Means people are tired of paying for the same game over and over again.

Ramin Shokrizade
profile image
While I feel that this trend is likely to occur any time you have a disconnect between what gamers want and what they are being offered, I have to agree with Christian that the methodology of this analysis is too weak to merit drawing any conclusions from it. Obviously digital (including mobile) distribution is superior to older methods which are slow to adapt to market trends for a number of reasons.

Johnathon Swift
profile image
Welcome to the effects of "big" games targeting an ever narrowing market while mobile games target an ever broader market. If the type of game you want doesn't exist in the big, triple A quality, well a close enough type thing for $3 is good enough yeah? Why spend $50 on the latest Mario that's just the same when Temple Run is good enough?

Joe Zachery
profile image
Not a good example used there. Assassin Creed, Uncharted, Tomb Raiders are Big games that targeting narrowing market. You can't get more mainstream than Mario, and he has the numbers to prove.

Gern Blanston
profile image
More people now than ever can't afford to game, or have simply lost interest.

John Flush
profile image
Most people lost interest because it is harder to start these days. Gone are the days of starting a console and playing - instead you have to login to your account, find the game in a cluttered menu, start the game, wait for all the preview logos, and then finally start gaming. - or, turn on TV, watch your favorite channel.

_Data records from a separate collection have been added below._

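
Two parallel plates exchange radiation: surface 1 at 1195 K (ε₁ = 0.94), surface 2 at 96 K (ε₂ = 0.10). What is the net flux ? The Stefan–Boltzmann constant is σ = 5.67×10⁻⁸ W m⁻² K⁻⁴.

For two large parallel gray plates, q = σ(T₁⁴ − T₂⁴) / (1/ε₁ + 1/ε₂ − 1).
1/ε₁ + 1/ε₂ − 1 = 1/0.94 + 1/0.10 − 1 = 10.06.
T₁⁴ − T₂⁴ = 2.04×10^12 − 8.49×10^7 = 2.04×10^12 K⁴.
q = 5.67×10⁻⁸ × 2.04×10^12 / 10.06 = 11500 W/m².

q ≈ 11500 W/m²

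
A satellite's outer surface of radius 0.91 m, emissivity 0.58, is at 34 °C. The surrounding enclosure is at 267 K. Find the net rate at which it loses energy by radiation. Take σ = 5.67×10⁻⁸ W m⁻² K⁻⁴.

Q ≈ 1300 W

A = 4πr² = 4π × (0.91)² = 10.4 m².
Convert: 34 °C = 307 K.
Q = εσA(T⁴ − T_s⁴). T⁴ − T_s⁴ = (307)⁴ − (267)⁴ = 8.88×10^9 − 5.08×10^9 = 3.80×10^9 K⁴.
Q = 0.58 × 5.67×10⁻⁸ × 10.4 × 3.80×10^9 = 1300 W.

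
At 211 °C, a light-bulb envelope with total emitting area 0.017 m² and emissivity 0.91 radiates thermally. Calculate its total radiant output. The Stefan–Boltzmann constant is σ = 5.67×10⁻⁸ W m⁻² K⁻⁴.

211 °C = 484 K.
P = εσAT⁴ = 0.91 × 5.67×10⁻⁸ × 0.0170 × (484)⁴ = 0.91 × 5.67×10⁻⁸ × 0.0170 × 5.49×10^10.
P = 48.1 W.

P ≈ 48.1 W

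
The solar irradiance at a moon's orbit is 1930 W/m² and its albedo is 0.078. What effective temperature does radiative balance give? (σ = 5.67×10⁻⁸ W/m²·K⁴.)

T ≈ 298 K

Power absorbed = (1−a)S·πR²; power emitted = 4πR²σT⁴. Equating and cancelling πR²:
T = ((1−a)S / 4σ)^(1/4) = (1780 / (4 × 5.67×10⁻⁸))^(1/4) = (7.85×10^9)^(1/4).
T = 298 K.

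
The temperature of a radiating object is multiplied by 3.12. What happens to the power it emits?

P ∝ T⁴, so the power scales as (3.12)⁴ = 94.8.

factor ≈ 94.8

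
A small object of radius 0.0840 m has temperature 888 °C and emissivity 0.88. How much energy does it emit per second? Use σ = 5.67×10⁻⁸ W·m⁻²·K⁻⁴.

P ≈ 8040 W

A = 4πr² = 4π × (0.0840)² = 0.0887 m².
888 °C = 1161 K.
Stefan–Boltzmann: P = εσAT⁴ = 0.88 × 5.67×10⁻⁸ × 0.0887 × (1161)⁴ = 0.88 × 5.67×10⁻⁸ × 0.0887 × 1.82×10^12.
P = 8040 W.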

Also where is the peer pressure of playing games. With hardly anything BUT Wii games being easy to play localmultiplayer games who wants to do this other than the 'forever alone' people or the people that are at the right age group that they all moved online about the same time? Kids are going to grow up with throw away single player experiences on their phones with leader boards at best... that is hardly anything to drive a culture with sticking power.

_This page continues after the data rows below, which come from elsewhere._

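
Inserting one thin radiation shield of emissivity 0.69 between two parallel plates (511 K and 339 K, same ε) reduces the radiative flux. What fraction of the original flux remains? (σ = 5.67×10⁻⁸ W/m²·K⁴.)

ratio ≈ 0.500

With N identical shields there are N+1 = 2 gaps in series, each with the same radiative resistance, so the flux falls to 1/(N+1) of its unshielded value.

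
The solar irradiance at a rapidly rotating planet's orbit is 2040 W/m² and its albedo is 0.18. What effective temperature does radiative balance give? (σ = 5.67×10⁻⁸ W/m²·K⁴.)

Power absorbed = (1−a)S·πR²; power emitted = 4πR²σT⁴. Equating and cancelling πR²:
T = ((1−a)S / 4σ)^(1/4) = (1670 / (4 × 5.67×10⁻⁸))^(1/4) = (7.38×10^9)^(1/4).
T = 293 K.

T ≈ 293 K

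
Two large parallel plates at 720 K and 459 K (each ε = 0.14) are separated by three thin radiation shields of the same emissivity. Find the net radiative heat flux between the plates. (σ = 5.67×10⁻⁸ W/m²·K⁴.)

q ≈ 239 W/m²

Each of the 4 gaps contributes resistance (2/ε − 1) = 2/0.14 − 1 = 13.29; total = 53.14.
q = σ(T₁⁴ − T₂⁴) / 53.14 = 5.67×10⁻⁸ × 2.24×10^11 / 53.14 = 239 W/m².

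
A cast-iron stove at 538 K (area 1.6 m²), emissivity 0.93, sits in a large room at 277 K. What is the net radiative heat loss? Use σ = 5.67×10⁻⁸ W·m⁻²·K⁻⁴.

Q = εσA(T⁴ − T_s⁴). T⁴ − T_s⁴ = (538)⁴ − (277)⁴ = 8.38×10^10 − 5.89×10^9 = 7.79×10^10 K⁴.
Q = 0.93 × 5.67×10⁻⁸ × 1.60 × 7.79×10^10 = 6570 W.

Q ≈ 6570 W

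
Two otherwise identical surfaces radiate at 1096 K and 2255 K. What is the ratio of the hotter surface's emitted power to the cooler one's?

P ∝ T⁴, so the ratio is (2255/1096)⁴ = (2.057)⁴ = 17.9.

ratio ≈ 17.9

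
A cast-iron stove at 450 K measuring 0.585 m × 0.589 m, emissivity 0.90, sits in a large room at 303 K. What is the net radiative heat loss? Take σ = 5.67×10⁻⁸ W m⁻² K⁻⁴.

A = 0.585 × 0.589 = 0.345 m².
Q = εσA(T⁴ − T_s⁴). T⁴ − T_s⁴ = (450)⁴ − (303)⁴ = 4.10×10^10 − 8.43×10^9 = 3.26×10^10 K⁴.
Q = 0.90 × 5.67×10⁻⁸ × 0.345 × 3.26×10^10 = 573 W.

Q ≈ 573 W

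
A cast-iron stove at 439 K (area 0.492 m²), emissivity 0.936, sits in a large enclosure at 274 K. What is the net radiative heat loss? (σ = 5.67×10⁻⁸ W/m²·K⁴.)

Q = εσA(T⁴ − T_s⁴). T⁴ − T_s⁴ = (439)⁴ − (274)⁴ = 3.71×10^10 − 5.64×10^9 = 3.15×10^10 K⁴.
Q = 0.936 × 5.67×10⁻⁸ × 0.492 × 3.15×10^10 = 823 W.

Q ≈ 823 W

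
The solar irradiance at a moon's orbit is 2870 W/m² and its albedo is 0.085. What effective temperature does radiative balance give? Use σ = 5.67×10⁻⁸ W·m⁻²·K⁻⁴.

T ≈ 328 K

Power absorbed = (1−a)S·πR²; power emitted = 4πR²σT⁴. Equating and cancelling πR²:
T = ((1−a)S / 4σ)^(1/4) = (2630 / (4 × 5.67×10⁻⁸))^(1/4) = (1.16×10^10)^(1/4).
T = 328 K.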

Then again, the simple explanation would be this is year 6-8 or the console cycle right? will it ever die and spark new excitement.

Andrew Dobbs
profile image
It's good to see an article that confirms reality instead of denies it. Mobile/social/digital revenue is not replacing what we are losing in the console and traditional retail space.

Matt Ployhar
profile image
@Eric -

I've been staring at NPD data for 14 years. Was on one of their advisory panels recently. You do realize that they're missing all the Digital Distribution Sales & F2P markets right?

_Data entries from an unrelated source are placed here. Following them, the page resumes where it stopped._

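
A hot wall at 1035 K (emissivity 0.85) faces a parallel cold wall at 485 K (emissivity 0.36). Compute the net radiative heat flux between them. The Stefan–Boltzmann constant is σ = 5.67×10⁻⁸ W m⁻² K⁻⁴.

q ≈ 21000 W/m²

For two large parallel gray plates, q = σ(T₁⁴ − T₂⁴) / (1/ε₁ + 1/ε₂ − 1).
1/ε₁ + 1/ε₂ − 1 = 1/0.85 + 1/0.36 − 1 = 2.954.
T₁⁴ − T₂⁴ = 1.15×10^12 − 5.53×10^10 = 1.09×10^12 K⁴.
q = 5.67×10⁻⁸ × 1.09×10^12 / 2.954 = 21000 W/m².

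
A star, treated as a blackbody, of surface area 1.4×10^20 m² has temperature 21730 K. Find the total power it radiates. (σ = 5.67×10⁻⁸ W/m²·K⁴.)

P = σAT⁴ = 5.67×10⁻⁸ × 1.40×10^20 × (21730)⁴ = 5.67×10⁻⁸ × 1.40×10^20 × 2.23×10^17.
P = 1.77×10^30 W.

P ≈ 1.77×10^30 W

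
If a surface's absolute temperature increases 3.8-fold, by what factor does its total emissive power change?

P ∝ T⁴, so the power scales as (3.8)⁴ = 209.

factor ≈ 209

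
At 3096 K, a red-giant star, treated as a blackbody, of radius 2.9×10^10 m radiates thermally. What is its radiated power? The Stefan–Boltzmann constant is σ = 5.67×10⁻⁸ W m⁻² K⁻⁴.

P ≈ 5.51×10^28 W

A = 4πr² = 4π × (2.9×10^10)² = 1.06×10^22 m².
P = σAT⁴ = 5.67×10⁻⁸ × 1.06×10^22 × (3096)⁴ = 5.67×10⁻⁸ × 1.06×10^22 × 9.19×10^13.
P = 5.51×10^28 W.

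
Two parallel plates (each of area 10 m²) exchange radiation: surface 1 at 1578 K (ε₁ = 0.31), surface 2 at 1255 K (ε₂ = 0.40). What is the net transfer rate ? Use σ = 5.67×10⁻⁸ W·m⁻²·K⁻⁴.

Q ≈ 4.46×10^5 W

For two large parallel gray plates, q = σ(T₁⁴ − T₂⁴) / (1/ε₁ + 1/ε₂ − 1).
1/ε₁ + 1/ε₂ − 1 = 1/0.31 + 1/0.40 − 1 = 4.726.
T₁⁴ − T₂⁴ = 6.20×10^12 − 2.48×10^12 = 3.72×10^12 K⁴.
q = 5.67×10⁻⁸ × 3.72×10^12 / 4.726 = 44600 W/m².
Q = q·A = 44600 × 10 = 4.46×10^5 W.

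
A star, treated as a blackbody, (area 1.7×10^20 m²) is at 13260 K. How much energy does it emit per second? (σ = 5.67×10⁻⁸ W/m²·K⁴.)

P = σAT⁴ = 5.67×10⁻⁸ × 1.70×10^20 × (13260)⁴ = 5.67×10⁻⁸ × 1.70×10^20 × 3.09×10^16.
P = 2.98×10^29 W.

P ≈ 2.98×10^29 W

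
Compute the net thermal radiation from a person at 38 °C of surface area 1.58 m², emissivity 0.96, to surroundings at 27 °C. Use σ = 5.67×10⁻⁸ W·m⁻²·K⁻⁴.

Convert: 38 °C = 311 K; 27 °C = 300 K.
Q = εσA(T⁴ − T_s⁴). T⁴ − T_s⁴ = (311)⁴ − (300)⁴ = 9.35×10^9 − 8.10×10^9 = 1.25×10^9 K⁴.
Q = 0.96 × 5.67×10⁻⁸ × 1.58 × 1.25×10^9 = 108 W.

Q ≈ 108 W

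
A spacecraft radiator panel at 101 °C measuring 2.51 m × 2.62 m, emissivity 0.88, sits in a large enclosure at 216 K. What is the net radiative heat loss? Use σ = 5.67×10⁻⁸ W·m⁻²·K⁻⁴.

A = 2.51 × 2.62 = 6.58 m².
Convert: 101 °C = 374 K.
Q = εσA(T⁴ − T_s⁴). T⁴ − T_s⁴ = (374)⁴ − (216)⁴ = 1.96×10^10 − 2.18×10^9 = 1.74×10^10 K⁴.
Q = 0.88 × 5.67×10⁻⁸ × 6.58 × 1.74×10^10 = 5710 W.

Q ≈ 5710 W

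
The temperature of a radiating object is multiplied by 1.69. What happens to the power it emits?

factor ≈ 8.16

P ∝ T⁴, so the power scales as (1.69)⁴ = 8.16.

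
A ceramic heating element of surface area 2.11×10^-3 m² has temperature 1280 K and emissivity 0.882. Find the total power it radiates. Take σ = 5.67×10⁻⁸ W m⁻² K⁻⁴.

P ≈ 283 W

P = εσAT⁴ = 0.882 × 5.67×10⁻⁸ × 2.11×10^-3 × (1280)⁴ = 0.882 × 5.67×10⁻⁸ × 2.11×10^-3 × 2.68×10^12.
P = 283 W.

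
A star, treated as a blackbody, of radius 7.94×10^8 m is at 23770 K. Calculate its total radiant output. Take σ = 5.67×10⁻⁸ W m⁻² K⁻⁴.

A = 4πr² = 4π × (7.94×10^8)² = 7.92×10^18 m².
P = σAT⁴ = 5.67×10⁻⁸ × 7.92×10^18 × (23770)⁴ = 5.67×10⁻⁸ × 7.92×10^18 × 3.19×10^17.
P = 1.43×10^29 W.

P ≈ 1.43×10^29 W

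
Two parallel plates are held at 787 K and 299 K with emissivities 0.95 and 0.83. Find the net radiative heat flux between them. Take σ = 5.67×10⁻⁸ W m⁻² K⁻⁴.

q ≈ 16900 W/m²

For two large parallel gray plates, q = σ(T₁⁴ − T₂⁴) / (1/ε₁ + 1/ε₂ − 1).
1/ε₁ + 1/ε₂ − 1 = 1/0.95 + 1/0.83 − 1 = 1.257.
T₁⁴ − T₂⁴ = 3.84×10^11 − 7.99×10^9 = 3.76×10^11 K⁴.
q = 5.67×10⁻⁸ × 3.76×10^11 / 1.257 = 16900 W/m².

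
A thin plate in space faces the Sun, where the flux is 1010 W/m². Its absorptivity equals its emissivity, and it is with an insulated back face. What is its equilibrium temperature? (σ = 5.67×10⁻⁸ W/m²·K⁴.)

T ≈ 365 K

Absorbed flux αS = emitted flux εσT⁴ (one radiating face); with α = ε, T = (S/σ)^(1/4).
T = (1010 / 5.67×10⁻⁸)^(1/4) = (1.78×10^10)^(1/4).
T = 365 K.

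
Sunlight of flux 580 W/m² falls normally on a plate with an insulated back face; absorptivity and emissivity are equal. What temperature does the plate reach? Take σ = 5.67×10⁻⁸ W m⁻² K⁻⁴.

Absorbed flux αS = emitted flux εσT⁴ (one radiating face); with α = ε, T = (S/σ)^(1/4).
T = (580 / 5.67×10⁻⁸)^(1/4) = (1.02×10^10)^(1/4).
T = 318 K.

T ≈ 318 K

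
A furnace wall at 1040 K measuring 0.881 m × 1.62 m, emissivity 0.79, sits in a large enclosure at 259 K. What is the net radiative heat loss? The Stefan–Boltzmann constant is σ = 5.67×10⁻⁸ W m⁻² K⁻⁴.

A = 0.881 × 1.62 = 1.43 m².
Q = εσA(T⁴ − T_s⁴). T⁴ − T_s⁴ = (1040)⁴ − (259)⁴ = 1.17×10^12 − 4.50×10^9 = 1.17×10^12 K⁴.
Q = 0.79 × 5.67×10⁻⁸ × 1.43 × 1.17×10^12 = 74500 W.

Q ≈ 74500 W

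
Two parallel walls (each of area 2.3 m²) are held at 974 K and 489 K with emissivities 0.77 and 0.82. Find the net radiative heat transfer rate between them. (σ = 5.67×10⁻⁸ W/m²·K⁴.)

For two large parallel gray plates, q = σ(T₁⁴ − T₂⁴) / (1/ε₁ + 1/ε₂ − 1).
1/ε₁ + 1/ε₂ − 1 = 1/0.77 + 1/0.82 − 1 = 1.518.
T₁⁴ − T₂⁴ = 9.00×10^11 − 5.72×10^10 = 8.43×10^11 K⁴.
q = 5.67×10⁻⁸ × 8.43×10^11 / 1.518 = 31500 W/m².
Q = q·A = 31500 × 2.3 = 72400 W.

Q ≈ 72400 W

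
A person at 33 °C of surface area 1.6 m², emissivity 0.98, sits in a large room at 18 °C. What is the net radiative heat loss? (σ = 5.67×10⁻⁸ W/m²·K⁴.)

Convert: 33 °C = 306 K; 18 °C = 291 K.
Q = εσA(T⁴ − T_s⁴). T⁴ − T_s⁴ = (306)⁴ − (291)⁴ = 8.77×10^9 − 7.17×10^9 = 1.60×10^9 K⁴.
Q = 0.98 × 5.67×10⁻⁸ × 1.60 × 1.60×10^9 = 142 W.

Q ≈ 142 W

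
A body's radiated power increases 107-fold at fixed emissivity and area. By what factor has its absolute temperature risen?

P ∝ T⁴ ⇒ T ∝ P^(1/4), so T scales by (107)^(1/4) = 3.22.

factor ≈ 3.22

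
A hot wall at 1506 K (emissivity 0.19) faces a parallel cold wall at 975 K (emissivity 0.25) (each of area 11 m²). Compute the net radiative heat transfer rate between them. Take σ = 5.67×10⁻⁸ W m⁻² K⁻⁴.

For two large parallel gray plates, q = σ(T₁⁴ − T₂⁴) / (1/ε₁ + 1/ε₂ − 1).
1/ε₁ + 1/ε₂ − 1 = 1/0.19 + 1/0.25 − 1 = 8.263.
T₁⁴ − T₂⁴ = 5.14×10^12 − 9.04×10^11 = 4.24×10^12 K⁴.
q = 5.67×10⁻⁸ × 4.24×10^12 / 8.263 = 29100 W/m².
Q = q·A = 29100 × 11 = 3.20×10^5 W.

Q ≈ 3.20×10^5 W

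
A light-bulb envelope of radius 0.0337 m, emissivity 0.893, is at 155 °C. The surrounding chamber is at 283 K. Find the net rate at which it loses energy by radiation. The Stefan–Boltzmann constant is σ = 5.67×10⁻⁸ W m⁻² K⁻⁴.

A = 4πr² = 4π × (0.0337)² = 0.0143 m².
Convert: 155 °C = 428 K.
Q = εσA(T⁴ − T_s⁴). T⁴ − T_s⁴ = (428)⁴ − (283)⁴ = 3.36×10^10 − 6.41×10^9 = 2.71×10^10 K⁴.
Q = 0.893 × 5.67×10⁻⁸ × 0.0143 × 2.71×10^10 = 19.6 W.

Q ≈ 19.6 W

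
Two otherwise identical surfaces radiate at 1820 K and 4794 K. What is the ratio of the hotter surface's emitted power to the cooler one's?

ratio ≈ 48.1

P ∝ T⁴, so the ratio is (4794/1820)⁴ = (2.634)⁴ = 48.1.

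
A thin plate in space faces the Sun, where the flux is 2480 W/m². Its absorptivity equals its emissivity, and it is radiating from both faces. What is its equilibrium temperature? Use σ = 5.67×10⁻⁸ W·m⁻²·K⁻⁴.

T ≈ 385 K

Absorbed flux αS = emitted flux 2εσT⁴ per unit area; with α = ε this gives T = (S/2σ)^(1/4).
T = (2480 / (2 × 5.67×10⁻⁸))^(1/4) = (2.19×10^10)^(1/4).
T = 385 K.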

When looking at NPD - which covers Retail US - across all platforms - yes - you'll see this sort of a 'constriction' effect. However; when you throw in all the other market shifts occurring amongst the platforms and business models. I think what's really happening is that there's actually small growth occurring. The 'Core' gamers haven't really shrunk... but have moved.

Matt Robb
profile image
Just an example that supports your conclusion, but currently, if you are an MMORPG player and don't feel like playing World of Warcraft, you're almost entirely stuck with F2P games right now. As I understand it, NPD data wouldn't even register the existence of these customers.